(UNDATED) – There are now 100 certified problem-solving courts in Indiana.
Problem-solving courts include drug, reentry, mental health, veterans, family recovery, and domestic violence specialized courts. The certified courts seek to promote outcomes that benefit the litigants and their families, victims, and society.
Lawrence County has three of those courts.
- Adult Drug Court with Lawrence County Superior Court II Judge William Sleva presiding
- The state’s only Domestic Violence Court with Lawrence County Superior Court I Judge John Plummer presiding.
- Juvenile Problem-Solving Court with Circuit Court Judge Andrea McCord presiding along with Referee Nathan Nikirk.
Greene County is in the planning stages of developing an Adult Drug Court with Superior Court Judge Dean Martin presiding.
Jackson County has an Adult Drug Court with Circuit Court Judge Richard W. Poynter presiding.
Washington County has a Veterans Court with Circuit Court Judge Larry Medlock and Judge Joseph Claypool presiding.
A complete listing of problem-solving courts can be found here.
On Thursday, Judge Sleva says six people will graduate during the 26th Problem Solving Drug Court graduation ceremony. The graduation is open to the public and will be held in Superior Court II at 8 a.m.
Judge William Sleva
“Currently we have 27 active participants in the program,” Judge Sleva says “Our mission and goal continue to be to promote public safety and assist the participants in reclaiming clean and sober livers as productive members of the community.”
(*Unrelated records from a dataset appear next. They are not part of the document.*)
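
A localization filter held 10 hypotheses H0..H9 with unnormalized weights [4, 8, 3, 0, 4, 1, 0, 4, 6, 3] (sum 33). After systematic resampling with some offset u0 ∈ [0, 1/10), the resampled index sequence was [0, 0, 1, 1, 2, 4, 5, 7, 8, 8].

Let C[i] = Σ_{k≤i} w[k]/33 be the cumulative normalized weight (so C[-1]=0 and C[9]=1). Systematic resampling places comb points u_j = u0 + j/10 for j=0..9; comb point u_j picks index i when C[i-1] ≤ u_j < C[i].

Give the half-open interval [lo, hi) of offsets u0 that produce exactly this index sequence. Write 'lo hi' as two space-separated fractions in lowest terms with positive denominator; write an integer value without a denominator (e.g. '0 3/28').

0 1/165

C = [4/33, 4/11, 5/11, 5/11, 19/33, 20/33, 20/33, 8/11, 10/11, 1]
j=0 picked index 0: u0 ∈ [0, 4/33)
j=1 picked index 0: u0 ∈ [-1/10, 7/330)
j=2 picked index 1: u0 ∈ [-13/165, 9/55)
j=3 picked index 1: u0 ∈ [-59/330, 7/110)
j=4 picked index 2: u0 ∈ [-2/55, 3/55)
j=5 picked index 4: u0 ∈ [-1/22, 5/66)
j=6 picked index 5: u0 ∈ [-4/165, 1/165)
j=7 picked index 7: u0 ∈ [-31/330, 3/110)
j=8 picked index 8: u0 ∈ [-4/55, 6/55)
j=9 picked index 8: u0 ∈ [-19/110, 1/110)
intersection: [0, 1/165)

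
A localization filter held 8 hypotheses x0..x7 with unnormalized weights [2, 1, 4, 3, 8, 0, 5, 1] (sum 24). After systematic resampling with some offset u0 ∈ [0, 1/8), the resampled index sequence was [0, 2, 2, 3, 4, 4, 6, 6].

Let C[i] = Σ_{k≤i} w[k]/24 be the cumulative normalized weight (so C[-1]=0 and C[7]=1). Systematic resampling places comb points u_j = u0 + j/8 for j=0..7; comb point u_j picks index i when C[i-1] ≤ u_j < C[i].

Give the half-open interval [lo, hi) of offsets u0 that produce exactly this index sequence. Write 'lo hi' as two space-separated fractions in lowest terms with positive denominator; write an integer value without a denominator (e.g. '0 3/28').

0 1/24

C = [1/12, 1/8, 7/24, 5/12, 3/4, 3/4, 23/24, 1]
j=0 picked index 0: u0 ∈ [0, 1/12)
j=1 picked index 2: u0 ∈ [0, 1/6)
j=2 picked index 2: u0 ∈ [-1/8, 1/24)
j=3 picked index 3: u0 ∈ [-1/12, 1/24)
j=4 picked index 4: u0 ∈ [-1/12, 1/4)
j=5 picked index 4: u0 ∈ [-5/24, 1/8)
j=6 picked index 6: u0 ∈ [0, 5/24)
j=7 picked index 6: u0 ∈ [-1/8, 1/12)
intersection: [0, 1/24)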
Judge Sleva says the graduates have worked hard during their time in the Problem Solving Court to turn their lives around.
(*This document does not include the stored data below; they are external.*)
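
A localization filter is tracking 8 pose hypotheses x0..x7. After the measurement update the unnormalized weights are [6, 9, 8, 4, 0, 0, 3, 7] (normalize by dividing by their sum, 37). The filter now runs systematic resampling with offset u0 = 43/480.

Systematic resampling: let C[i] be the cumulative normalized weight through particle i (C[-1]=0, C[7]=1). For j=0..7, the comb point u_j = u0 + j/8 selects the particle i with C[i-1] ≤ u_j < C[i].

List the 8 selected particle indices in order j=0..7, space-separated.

C = [6/37, 15/37, 23/37, 27/37, 27/37, 27/37, 30/37, 1]
j=0: u_0=43/480 ∈ [0, 6/37) → index 0
j=1: u_1=103/480 ∈ [6/37, 15/37) → index 1
j=2: u_2=163/480 ∈ [6/37, 15/37) → index 1
j=3: u_3=223/480 ∈ [15/37, 23/37) → index 2
j=4: u_4=283/480 ∈ [15/37, 23/37) → index 2
j=5: u_5=343/480 ∈ [23/37, 27/37) → index 3
j=6: u_6=403/480 ∈ [30/37, 1) → index 7
j=7: u_7=463/480 ∈ [30/37, 1) → index 7

0 1 1 2 2 3 7 7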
“They have established employment, assumed family responsibilities and actively participated in recovery programs. They continue to display an attitude that makes them successful role models for other participants and members of the community,” Judge Sleva added.
The Lawrence County Juvenile Problem Solving Court is a program under the auspices of the Lawrence Circuit Court, Juvenile Division and is the most intensive and most structured of the rehabilitative services available to juvenile offenders in Lawrence County without the Court removing the child from the community, says Judge McCord.
Judge Andrea McCord
Referee Nathan Nikirk
The court proceedings are confidential. The juvenile court has three core principals – honesty, respect, and hard work. The program has three phases, each lasting between 2 to 8 months depending on the circumstances and the youth’s progress.
Once the juvenile completes the program, they are taken off probation, and their criminal record is expunged. Not only does the child have to meet the requirements of the court, but so do the parents. They must participate in the court’s orders which could include individual and family counseling and routine drug testing.
The Lawrence Superior Court 1 Domestic Violence Problem Solving Court currently has 13 participants. The next graduation is set for June 25, 2019.
Judge John Plummer III
The mission of the first Problem Solving Court for Domestic Violence in the state is to focus on ending the cycle of domestic violence through timely, focused and collaborative response.
“The goal of the court is to open the door on domestic violence and put some light on the problem and end the cycle,” says Judge Plummer. “I have seen the lives of these participants change.”
Lawrence County established the Problem Solving Court for domestic violence in August 2015 under the direction of former Judge Michael Robbins.
Indiana reached 100 problem-solving courts with the certification of a veterans treatment court in Pulaski County. Judge Crystal Kocher is proud to have their certification bring Indiana to the notable mark.
Pulaski County Judge Crystal Kocher
She explained, “This process has been a team effort with our supportive prosecutors, public defenders, law enforcement, community members, judges, and others from the 99 problem-solving courts already certified. We received grant funding, training opportunities, and encouragement to bring a veteran’s treatment court to our county. It highlights the need and possibilities for rural communities around the state to provide comprehensive services.”
The addition of the Pulaski veteran’s treatment court also brought the total number of Indiana counties served by a problem-solving court to 50. Several more are in the planning stages.
Indiana Chief Justice Loretta Rush
Indiana Chief Justice Loretta Rush explained what makes the courts unique, “The innovative approach requires pioneering judges to coordinate with numerous resources in their supportive communities to provide intensive services and frequent court appearances for oversight.”
Individuals who wish to participate in a problem-solving court should contact their attorney to find out if they are eligible to participate. Counties that do not have a problem-solving court may transfer the supervision of the case to a county with a problem-solving court for program participation.